Close
Updated:

Reasonable Accommodations for Pregnancy Required Under Federal Law

The United States Supreme Court recently ruled that the federal Pregnancy Discrimination Act (“PDA”) can require employers to provide reasonable accommodations to women who are pregnant even if they are not disabled.

The PDA establishes that pregnancy discrimination in the workplace violates federal law. It also includes a provision that requires employers to treat “women affected by pregnancy . . . the same for all employment-related purposes . . . as other persons not so affected but similar in their ability or inability to work.”

In the case, Peggy Young worked for United Parcel Service, Inc. (“UPS”) as part-time driver. Although UPS requires its drivers to be able to lift packages up to 75 pounds, during the first 20 weeks of her pregnancy Ms. Young’s doctor advised her not to lift more than 20 pounds. UPS provides accommodations to disabled employees who are unable to lift 75 pounds, as well as to employees who have lost their Department of Transportation certifications. The company refused to provide this accommodation to Ms. Young. Instead, it placed her on an unpaid leave of absence during most of her pregnancy. Ms. Young sued, alleging UPS violated the PDA by failing to accommodate her lifting restrictions.

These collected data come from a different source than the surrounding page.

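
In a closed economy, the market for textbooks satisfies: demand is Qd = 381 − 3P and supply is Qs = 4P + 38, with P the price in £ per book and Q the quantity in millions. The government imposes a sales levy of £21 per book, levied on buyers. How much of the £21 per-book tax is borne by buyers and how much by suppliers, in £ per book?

Buyers bear £12 per book; suppliers bear £9 per book.

Before the tax: set 381 − 3P = 4P + 38 → P* = £49, Q* = 234.
With the tax collected from buyers, demand (in seller-price terms) shifts: Qd = 381 − 3(P + 21).
New equilibrium: buyers pay £61, suppliers receive £40, Q = 198. (Wedge: Pb − Ps = 21.)
Burden on buyers: £12; on suppliers: £9. (They sum to £21.)
The less price-elastic side of the market bears the larger share of a per-unit tax.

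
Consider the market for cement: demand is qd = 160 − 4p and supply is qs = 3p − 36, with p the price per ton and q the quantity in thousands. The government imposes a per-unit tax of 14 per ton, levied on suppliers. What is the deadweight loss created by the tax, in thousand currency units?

Deadweight loss = 168 thousand.

Before the tax: set 160 − 4p = 3p − 36 → p* = 28, q* = 48.
With the tax collected from suppliers, supply shifts: qs = 3(p − 14) − 36.
New equilibrium: consumers pay 34, suppliers receive 20, q = 24. (Wedge: pb − ps = 14.)
Quantity falls by |ΔQ| = |48 − 24| = 24.
DWL = ½ · t · |ΔQ| = ½ · 14 · 24 = 168.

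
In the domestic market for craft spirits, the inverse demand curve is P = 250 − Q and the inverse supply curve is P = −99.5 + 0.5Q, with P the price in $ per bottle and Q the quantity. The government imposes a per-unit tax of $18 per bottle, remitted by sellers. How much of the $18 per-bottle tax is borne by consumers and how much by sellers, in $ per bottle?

Consumers bear $12 per bottle; sellers bear $6 per bottle.

Inverting to Q(P) form: Qd = 250 − P; Qs = 2P + 199.
Without the tax, 250 − P = 2P + 199 gives 3P = 51, so P* = $17 and Q* = 233.
With the tax collected from sellers, supply shifts: Qs = 2(P − 18) + 199.
Solving gives Q = 221 with consumers paying $29 and sellers receiving $11 (the $18 wedge).
Burden on consumers: $12; on sellers: $6. (They sum to $18.)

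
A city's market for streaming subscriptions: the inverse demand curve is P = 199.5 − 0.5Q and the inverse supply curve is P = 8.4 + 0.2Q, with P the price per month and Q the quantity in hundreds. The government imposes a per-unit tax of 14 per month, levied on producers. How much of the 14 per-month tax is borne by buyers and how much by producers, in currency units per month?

Buyers bear 10 per month; producers bear 4 per month.

Rewrite in direct form: Qd = 399 − 2P and Qs = 5P − 42.
Without the tax, 399 − 2P = 5P − 42 gives 7P = 441, so P* = 63 and Q* = 273.
With the tax collected from producers, supply shifts: Qs = 5(P − 14) − 42.
Solving gives Q = 253 with buyers paying 73 and producers receiving 59 (the 14 wedge).
Burden on buyers: 10; on producers: 4. (They sum to 14.)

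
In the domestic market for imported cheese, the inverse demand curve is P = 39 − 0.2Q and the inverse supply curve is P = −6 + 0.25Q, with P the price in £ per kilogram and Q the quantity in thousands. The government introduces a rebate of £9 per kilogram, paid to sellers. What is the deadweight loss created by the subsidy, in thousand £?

Deadweight loss = £90 thousand.

Inverting to Q(P) form: Qd = 195 − 5P; Qs = 4P + 24.
Without the subsidy, 195 − 5P = 4P + 24 gives 9P = 171, so P* = £19 and Q* = 100.
With a per-unit subsidy paid to sellers, each receives P + 9 per unit sold, so supply becomes Qs = 4(P + 9) + 24.
Solving gives Q = 120 with buyers paying £15 and sellers receiving £24 (the £9 wedge).
Quantity rises by |ΔQ| = |100 − 120| = 20.
DWL = ½ · t · |ΔQ| = ½ · 9 · 20 = £90.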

Both the District Court and the Court of Appeals dismissed Ms. Young’s case, finding it was not relevant that UPS provided the same accommodation to its disabled employees. It reasoned that those employees were not similar enough to Ms. Young to provide a valid comparison. On appeal, the Fourth Circuit affirmed.

However, in Young v. United States, the Supreme Court disagreed. It held that an employee can establish an initial case of a failure to accommodate pregnancy under the PDA by showing (1) she is pregnant; (2) she sought an accommodation; (3) the employer did not accommodate her; and (4) the employer accommodated other employees who are “similar in their ability or inability to work.” If the employee does so, then the employer has to identify a non-discriminatory reason for failing to accommodate the employee. This cannot simply be the fact that it is more expensive or less convenient to accommodate pregnant women.

Assuming the employer identifies a non-discriminatory reason for failing to accommodate the pregnant worker then the employee can show that the employer’s justification for failing to accommodate her is a pretext (or excuse) for pregnancy discrimination. The Supreme Court indicated that a worker can establish this by showing the employer’s justification for failing to accommodate her is not “sufficiently strong” to justify a “significant burden on pregnant workers” imposed by its policies. For example, an employee show the employer accommodates a significant percentage of non-pregnant employees, but does not accommodate a significant percentage of its pregnant workers.

Based on its ruling, the Supreme Court sent the case back to the Fourth Circuit to determine whether Ms. Young has presented enough evidence to support her claim.

While Young may be a groundbreaking case in many parts of the county, as I previously discussed, both New Jersey (New Jersey Passes Law Prohibiting Pregnancy Discrimination) and New York City (New Rights for Pregnant Employees in NYC) already require even more generous accommodations to women who are pregnant.